Refuser de livrer les combats auxquels nos principes nous obligent, c’est trahir la confiance citoyenne et participer à abîmer la démocratie. Ainsi que le rappelait Robert Badinter, ministre de la Justice, à l’ouverture des débats sur la loi portant abolition de la peine de mort, un « pacte solennel » oblige les responsables politiques : « celui qui lie l’élu au pays, celui qui fait que son premier devoir d’élu est le respect de l’engagement pris avec ceux qui l’ont choisi ».
Articuler fidélité aux valeurs et réalité des vécus, c’est également savoir valoriser les forces qui font sens pour le pays et lui permettront de prendre en main son avenir. Christiane Taubira s’attache dans son allocution à mettre en avant les atouts qui permettront à cet avenir de se concrétiser, mentionnant les savoirs, les connaissances et les capacités innovatrices, distinguant le « patrimoine de recherche, d’artisanat, d’industrie, de culture, de dévouement civique, qui nous permet d’être aussi inventifs, aussi dynamiques ».
Citer le patrimoine de recherche fait tout particulièrement sens alors que la recherche en sciences humaines et sociales est l’objet depuis plusieurs mois en France d’attaques récurrentes d’une violence inédite. Insister sur le dévouement civique est une manière de saluer la force des engagements citoyens, qui donnent chair aux notions de solidarité et de fraternité, qui contribuent à façonner une société meilleure, qui sont essentiels à la protection de l’environnement et de la biodiversité, même s’ils ne sauraient seuls combler les failles de notre démocratie.
Adopter une nouvelle éthique de l’engagement politique et de l’action publique apparaît indispensable pour combler ces failles. Trois principes doivent être à son fondement : respecter l’engagement pris et la parole donnée ; respecter les citoyennes et les citoyens, dans toutes leurs différences et toutes leurs singularités ; toujours veiller à faire bien et pour les autres. L’allocution de Christiane Taubira, qui avait adopté pour slogan de campagne il y a vingt ans « Pour une République qui vous respecte », peut être appréhendée comme la promesse de cette nouvelle façon de faire de la politique, et demain de faire société.
Envergure
L’essayiste Mona Chollet partage dans les premières lignes de Sorcières. La puissance invaincue des femmes, la fascination qui a été la sienne, enfant, en découvrant le personnage de Floppy Le Redoux dans le roman jeunesse Le château des enfants volés.
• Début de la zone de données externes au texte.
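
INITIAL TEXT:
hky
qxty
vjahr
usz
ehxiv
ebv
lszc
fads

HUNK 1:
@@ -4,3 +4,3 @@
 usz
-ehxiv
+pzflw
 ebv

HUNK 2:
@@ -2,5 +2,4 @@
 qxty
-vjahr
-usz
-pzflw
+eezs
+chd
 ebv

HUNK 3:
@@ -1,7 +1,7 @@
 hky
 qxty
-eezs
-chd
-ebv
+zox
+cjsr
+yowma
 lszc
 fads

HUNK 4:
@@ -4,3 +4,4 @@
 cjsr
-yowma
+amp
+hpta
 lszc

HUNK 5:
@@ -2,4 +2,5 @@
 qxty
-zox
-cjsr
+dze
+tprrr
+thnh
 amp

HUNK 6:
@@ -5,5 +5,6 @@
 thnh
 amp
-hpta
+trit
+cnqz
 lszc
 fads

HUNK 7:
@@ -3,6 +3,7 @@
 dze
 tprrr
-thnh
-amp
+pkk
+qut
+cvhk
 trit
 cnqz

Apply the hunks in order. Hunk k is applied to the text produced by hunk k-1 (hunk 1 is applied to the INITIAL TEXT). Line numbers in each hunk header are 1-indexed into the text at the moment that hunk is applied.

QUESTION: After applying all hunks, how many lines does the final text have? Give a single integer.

Answer: 11

Derivation:
Hunk 1: at line 4 remove [ehxiv] add [pzflw] -> 8 lines: hky qxty vjahr usz pzflw ebv lszc fads
Hunk 2: at line 2 remove [vjahr,usz,pzflw] add [eezs,chd] -> 7 lines: hky qxty eezs chd ebv lszc fads
Hunk 3: at line 1 remove [eezs,chd,ebv] add [zox,cjsr,yowma] -> 7 lines: hky qxty zox cjsr yowma lszc fads
Hunk 4: at line 4 remove [yowma] add [amp,hpta] -> 8 lines: hky qxty zox cjsr amp hpta lszc fads
Hunk 5: at line 2 remove [zox,cjsr] add [dze,tprrr,thnh] -> 9 lines: hky qxty dze tprrr thnh amp hpta lszc fads
Hunk 6: at line 5 remove [hpta] add [trit,cnqz] -> 10 lines: hky qxty dze tprrr thnh amp trit cnqz lszc fads
Hunk 7: at line 3 remove [thnh,amp] add [pkk,qut,cvhk] -> 11 lines: hky qxty dze tprrr pkk qut cvhk trit cnqz lszc fads
Final line count: 11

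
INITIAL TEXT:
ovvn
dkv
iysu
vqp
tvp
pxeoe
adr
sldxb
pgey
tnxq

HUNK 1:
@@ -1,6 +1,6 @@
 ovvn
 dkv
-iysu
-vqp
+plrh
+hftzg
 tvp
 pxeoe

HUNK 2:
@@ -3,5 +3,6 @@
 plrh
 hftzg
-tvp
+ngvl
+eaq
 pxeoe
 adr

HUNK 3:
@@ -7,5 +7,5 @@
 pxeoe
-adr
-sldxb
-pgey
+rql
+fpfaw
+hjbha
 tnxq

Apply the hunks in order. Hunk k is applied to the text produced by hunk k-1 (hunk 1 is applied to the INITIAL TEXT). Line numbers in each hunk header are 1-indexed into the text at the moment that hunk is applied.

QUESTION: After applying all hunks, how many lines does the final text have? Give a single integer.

Answer: 11

Derivation:
Hunk 1: at line 1 remove [iysu,vqp] add [plrh,hftzg] -> 10 lines: ovvn dkv plrh hftzg tvp pxeoe adr sldxb pgey tnxq
Hunk 2: at line 3 remove [tvp] add [ngvl,eaq] -> 11 lines: ovvn dkv plrh hftzg ngvl eaq pxeoe adr sldxb pgey tnxq
Hunk 3: at line 7 remove [adr,sldxb,pgey] add [rql,fpfaw,hjbha] -> 11 lines: ovvn dkv plrh hftzg ngvl eaq pxeoe rql fpfaw hjbha tnxq
Final line count: 11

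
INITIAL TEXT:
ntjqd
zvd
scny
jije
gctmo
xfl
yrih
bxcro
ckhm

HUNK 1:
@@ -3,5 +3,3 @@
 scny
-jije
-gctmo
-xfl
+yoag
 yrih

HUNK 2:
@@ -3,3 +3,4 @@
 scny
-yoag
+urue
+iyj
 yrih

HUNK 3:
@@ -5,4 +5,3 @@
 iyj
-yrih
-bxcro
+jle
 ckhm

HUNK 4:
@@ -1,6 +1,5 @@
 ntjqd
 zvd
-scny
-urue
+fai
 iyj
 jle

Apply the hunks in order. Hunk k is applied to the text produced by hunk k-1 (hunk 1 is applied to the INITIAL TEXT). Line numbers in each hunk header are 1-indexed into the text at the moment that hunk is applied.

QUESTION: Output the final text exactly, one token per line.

Answer: ntjqd
zvd
fai
iyj
jle
ckhm

Derivation:
Hunk 1: at line 3 remove [jije,gctmo,xfl] add [yoag] -> 7 lines: ntjqd zvd scny yoag yrih bxcro ckhm
Hunk 2: at line 3 remove [yoag] add [urue,iyj] -> 8 lines: ntjqd zvd scny urue iyj yrih bxcro ckhm
Hunk 3: at line 5 remove [yrih,bxcro] add [jle] -> 7 lines: ntjqd zvd scny urue iyj jle ckhm
Hunk 4: at line 1 remove [scny,urue] add [fai] -> 6 lines: ntjqd zvd fai iyj jle ckhm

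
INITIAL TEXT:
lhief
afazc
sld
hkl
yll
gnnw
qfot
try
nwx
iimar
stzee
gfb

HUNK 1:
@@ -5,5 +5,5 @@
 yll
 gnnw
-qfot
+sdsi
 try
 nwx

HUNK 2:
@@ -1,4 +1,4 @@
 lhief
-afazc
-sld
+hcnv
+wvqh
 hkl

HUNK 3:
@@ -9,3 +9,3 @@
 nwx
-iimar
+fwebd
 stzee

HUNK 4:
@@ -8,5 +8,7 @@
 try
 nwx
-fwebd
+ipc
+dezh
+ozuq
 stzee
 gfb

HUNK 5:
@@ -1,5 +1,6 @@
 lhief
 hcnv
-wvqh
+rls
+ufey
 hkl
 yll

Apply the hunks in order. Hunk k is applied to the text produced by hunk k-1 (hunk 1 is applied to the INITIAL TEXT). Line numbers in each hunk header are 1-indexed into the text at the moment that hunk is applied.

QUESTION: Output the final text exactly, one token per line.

Answer: lhief
hcnv
rls
ufey
hkl
yll
gnnw
sdsi
try
nwx
ipc
dezh
ozuq
stzee
gfb

Derivation:
Hunk 1: at line 5 remove [qfot] add [sdsi] -> 12 lines: lhief afazc sld hkl yll gnnw sdsi try nwx iimar stzee gfb
Hunk 2: at line 1 remove [afazc,sld] add [hcnv,wvqh] -> 12 lines: lhief hcnv wvqh hkl yll gnnw sdsi try nwx iimar stzee gfb
Hunk 3: at line 9 remove [iimar] add [fwebd] -> 12 lines: lhief hcnv wvqh hkl yll gnnw sdsi try nwx fwebd stzee gfb
Hunk 4: at line 8 remove [fwebd] add [ipc,dezh,ozuq] -> 14 lines: lhief hcnv wvqh hkl yll gnnw sdsi try nwx ipc dezh ozuq stzee gfb
Hunk 5: at line 1 remove [wvqh] add [rls,ufey] -> 15 lines: lhief hcnv rls ufey hkl yll gnnw sdsi try nwx ipc dezh ozuq stzee gfb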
Floppy l’impressionnait « par l’aura qui émanait d’elle, faite de calme profond, de mystère, de clairvoyance ». Elle lui permit de découvrir « ce que pouvait être une femme d’envergure ». Sans doute est-ce ce qui frappe le plus avec la vidéo de Christiane Taubira du 17 décembre dernier : l’apparent contraste entre la brièveté de l’intervention et l’envergure de la déclaration.
Une envergure remarquable au regard du minimalisme de la forme et de l’économie des mots. Une envergure nécessaire au regard du défi historique auquel font face la gauche française dans la perspective de l’élection présidentielle de 2022, et au-delà une démocratie abîmée par des décennies de pratiques politiques ayant oublié le pacte pourtant à son fondement, le respect des engagements pris, le respect des citoyennes et des citoyens.
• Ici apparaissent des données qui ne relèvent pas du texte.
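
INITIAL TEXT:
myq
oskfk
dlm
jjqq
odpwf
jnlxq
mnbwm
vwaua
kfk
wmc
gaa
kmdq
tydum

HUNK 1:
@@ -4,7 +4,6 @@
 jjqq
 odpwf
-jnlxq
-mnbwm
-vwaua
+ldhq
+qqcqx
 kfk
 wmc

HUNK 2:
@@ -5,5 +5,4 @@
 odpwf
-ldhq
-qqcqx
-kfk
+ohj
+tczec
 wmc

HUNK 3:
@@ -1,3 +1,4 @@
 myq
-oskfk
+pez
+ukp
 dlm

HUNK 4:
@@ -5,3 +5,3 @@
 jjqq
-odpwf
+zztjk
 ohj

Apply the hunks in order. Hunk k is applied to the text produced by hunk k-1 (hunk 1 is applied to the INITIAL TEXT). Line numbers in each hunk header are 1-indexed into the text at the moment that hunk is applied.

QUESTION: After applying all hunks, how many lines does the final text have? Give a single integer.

Answer: 12

Derivation:
Hunk 1: at line 4 remove [jnlxq,mnbwm,vwaua] add [ldhq,qqcqx] -> 12 lines: myq oskfk dlm jjqq odpwf ldhq qqcqx kfk wmc gaa kmdq tydum
Hunk 2: at line 5 remove [ldhq,qqcqx,kfk] add [ohj,tczec] -> 11 lines: myq oskfk dlm jjqq odpwf ohj tczec wmc gaa kmdq tydum
Hunk 3: at line 1 remove [oskfk] add [pez,ukp] -> 12 lines: myq pez ukp dlm jjqq odpwf ohj tczec wmc gaa kmdq tydum
Hunk 4: at line 5 remove [odpwf] add [zztjk] -> 12 lines: myq pez ukp dlm jjqq zztjk ohj tczec wmc gaa kmdq tydum
Final line count: 12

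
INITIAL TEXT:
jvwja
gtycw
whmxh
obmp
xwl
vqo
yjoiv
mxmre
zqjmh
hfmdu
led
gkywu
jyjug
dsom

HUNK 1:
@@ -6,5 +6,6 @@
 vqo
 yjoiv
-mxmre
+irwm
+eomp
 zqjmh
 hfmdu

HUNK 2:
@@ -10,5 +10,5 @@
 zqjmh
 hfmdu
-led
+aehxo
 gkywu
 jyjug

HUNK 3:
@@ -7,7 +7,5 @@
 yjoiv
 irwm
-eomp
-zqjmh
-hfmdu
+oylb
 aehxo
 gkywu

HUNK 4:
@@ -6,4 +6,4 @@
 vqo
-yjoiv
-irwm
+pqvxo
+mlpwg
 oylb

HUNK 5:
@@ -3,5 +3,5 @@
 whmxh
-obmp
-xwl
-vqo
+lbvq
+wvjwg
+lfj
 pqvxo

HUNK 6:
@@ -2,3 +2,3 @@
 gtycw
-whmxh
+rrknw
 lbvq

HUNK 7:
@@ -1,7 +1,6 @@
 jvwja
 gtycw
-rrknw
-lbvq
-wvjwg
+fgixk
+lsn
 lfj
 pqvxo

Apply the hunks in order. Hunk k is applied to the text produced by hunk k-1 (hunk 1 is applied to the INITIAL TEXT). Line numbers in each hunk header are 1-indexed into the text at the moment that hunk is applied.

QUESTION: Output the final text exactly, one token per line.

Answer: jvwja
gtycw
fgixk
lsn
lfj
pqvxo
mlpwg
oylb
aehxo
gkywu
jyjug
dsom

Derivation:
Hunk 1: at line 6 remove [mxmre] add [irwm,eomp] -> 15 lines: jvwja gtycw whmxh obmp xwl vqo yjoiv irwm eomp zqjmh hfmdu led gkywu jyjug dsom
Hunk 2: at line 10 remove [led] add [aehxo] -> 15 lines: jvwja gtycw whmxh obmp xwl vqo yjoiv irwm eomp zqjmh hfmdu aehxo gkywu jyjug dsom
Hunk 3: at line 7 remove [eomp,zqjmh,hfmdu] add [oylb] -> 13 lines: jvwja gtycw whmxh obmp xwl vqo yjoiv irwm oylb aehxo gkywu jyjug dsom
Hunk 4: at line 6 remove [yjoiv,irwm] add [pqvxo,mlpwg] -> 13 lines: jvwja gtycw whmxh obmp xwl vqo pqvxo mlpwg oylb aehxo gkywu jyjug dsom
Hunk 5: at line 3 remove [obmp,xwl,vqo] add [lbvq,wvjwg,lfj] -> 13 lines: jvwja gtycw whmxh lbvq wvjwg lfj pqvxo mlpwg oylb aehxo gkywu jyjug dsom
Hunk 6: at line 2 remove [whmxh] add [rrknw] -> 13 lines: jvwja gtycw rrknw lbvq wvjwg lfj pqvxo mlpwg oylb aehxo gkywu jyjug dsom
Hunk 7: at line 1 remove [rrknw,lbvq,wvjwg] add [fgixk,lsn] -> 12 lines: jvwja gtycw fgixk lsn lfj pqvxo mlpwg oylb aehxo gkywu jyjug dsom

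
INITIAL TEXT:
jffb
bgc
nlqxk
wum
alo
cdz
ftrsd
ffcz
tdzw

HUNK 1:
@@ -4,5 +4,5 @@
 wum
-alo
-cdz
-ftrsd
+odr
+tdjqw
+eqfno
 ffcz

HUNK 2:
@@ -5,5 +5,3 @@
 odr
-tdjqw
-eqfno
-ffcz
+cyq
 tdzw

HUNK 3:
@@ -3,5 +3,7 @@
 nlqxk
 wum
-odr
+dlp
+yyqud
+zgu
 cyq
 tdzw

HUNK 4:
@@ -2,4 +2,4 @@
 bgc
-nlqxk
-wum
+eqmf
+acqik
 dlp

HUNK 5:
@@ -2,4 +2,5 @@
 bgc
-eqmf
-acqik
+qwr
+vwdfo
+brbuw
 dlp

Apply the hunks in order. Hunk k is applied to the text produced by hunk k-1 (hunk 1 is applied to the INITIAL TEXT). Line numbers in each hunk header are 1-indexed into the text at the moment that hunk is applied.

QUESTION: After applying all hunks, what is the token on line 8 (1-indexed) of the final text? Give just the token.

Hunk 1: at line 4 remove [alo,cdz,ftrsd] add [odr,tdjqw,eqfno] -> 9 lines: jffb bgc nlqxk wum odr tdjqw eqfno ffcz tdzw
Hunk 2: at line 5 remove [tdjqw,eqfno,ffcz] add [cyq] -> 7 lines: jffb bgc nlqxk wum odr cyq tdzw
Hunk 3: at line 3 remove [odr] add [dlp,yyqud,zgu] -> 9 lines: jffb bgc nlqxk wum dlp yyqud zgu cyq tdzw
Hunk 4: at line 2 remove [nlqxk,wum] add [eqmf,acqik] -> 9 lines: jffb bgc eqmf acqik dlp yyqud zgu cyq tdzw
Hunk 5: at line 2 remove [eqmf,acqik] add [qwr,vwdfo,brbuw] -> 10 lines: jffb bgc qwr vwdfo brbuw dlp yyqud zgu cyq tdzw
Final line 8: zgu

Answer: zgu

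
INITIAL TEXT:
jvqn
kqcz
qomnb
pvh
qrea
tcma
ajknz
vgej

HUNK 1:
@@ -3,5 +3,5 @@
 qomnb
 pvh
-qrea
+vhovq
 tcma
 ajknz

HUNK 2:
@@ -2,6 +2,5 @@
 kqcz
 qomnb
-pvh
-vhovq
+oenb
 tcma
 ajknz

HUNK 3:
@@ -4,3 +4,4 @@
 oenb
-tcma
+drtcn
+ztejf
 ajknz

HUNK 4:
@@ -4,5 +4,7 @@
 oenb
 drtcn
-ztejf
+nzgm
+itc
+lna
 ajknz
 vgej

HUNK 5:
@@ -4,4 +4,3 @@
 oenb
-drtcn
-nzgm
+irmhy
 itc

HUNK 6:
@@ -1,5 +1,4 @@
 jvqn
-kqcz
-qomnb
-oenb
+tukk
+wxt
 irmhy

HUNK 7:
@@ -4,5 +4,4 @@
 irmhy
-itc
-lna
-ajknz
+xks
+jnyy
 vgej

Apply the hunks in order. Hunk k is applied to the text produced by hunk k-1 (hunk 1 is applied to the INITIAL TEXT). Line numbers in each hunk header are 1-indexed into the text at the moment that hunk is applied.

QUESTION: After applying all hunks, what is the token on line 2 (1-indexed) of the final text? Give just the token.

Hunk 1: at line 3 remove [qrea] add [vhovq] -> 8 lines: jvqn kqcz qomnb pvh vhovq tcma ajknz vgej
Hunk 2: at line 2 remove [pvh,vhovq] add [oenb] -> 7 lines: jvqn kqcz qomnb oenb tcma ajknz vgej
Hunk 3: at line 4 remove [tcma] add [drtcn,ztejf] -> 8 lines: jvqn kqcz qomnb oenb drtcn ztejf ajknz vgej
Hunk 4: at line 4 remove [ztejf] add [nzgm,itc,lna] -> 10 lines: jvqn kqcz qomnb oenb drtcn nzgm itc lna ajknz vgej
Hunk 5: at line 4 remove [drtcn,nzgm] add [irmhy] -> 9 lines: jvqn kqcz qomnb oenb irmhy itc lna ajknz vgej
Hunk 6: at line 1 remove [kqcz,qomnb,oenb] add [tukk,wxt] -> 8 lines: jvqn tukk wxt irmhy itc lna ajknz vgej
Hunk 7: at line 4 remove [itc,lna,ajknz] add [xks,jnyy] -> 7 lines: jvqn tukk wxt irmhy xks jnyy vgej
Final line 2: tukk

Answer: tukk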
Interrogée par Libération le 5 novembre 2013 sur les attaques racistes dont elle était la victime, Christiane Taubira s’étonnait qu’il n’y ait pas eu « de belle et haute voix qui se soit levée pour alerter sur la dérive de la société française ». Face aux dérives nauséabondes du débat public de ces derniers mois, elle a choisi de prendre ses responsabilités et d’être cette belle et haute voix, de tracer un horizon qui propose enfin dans les urnes une alternative véritable et puissante, fidèle aux valeurs et attentive à chaque vie.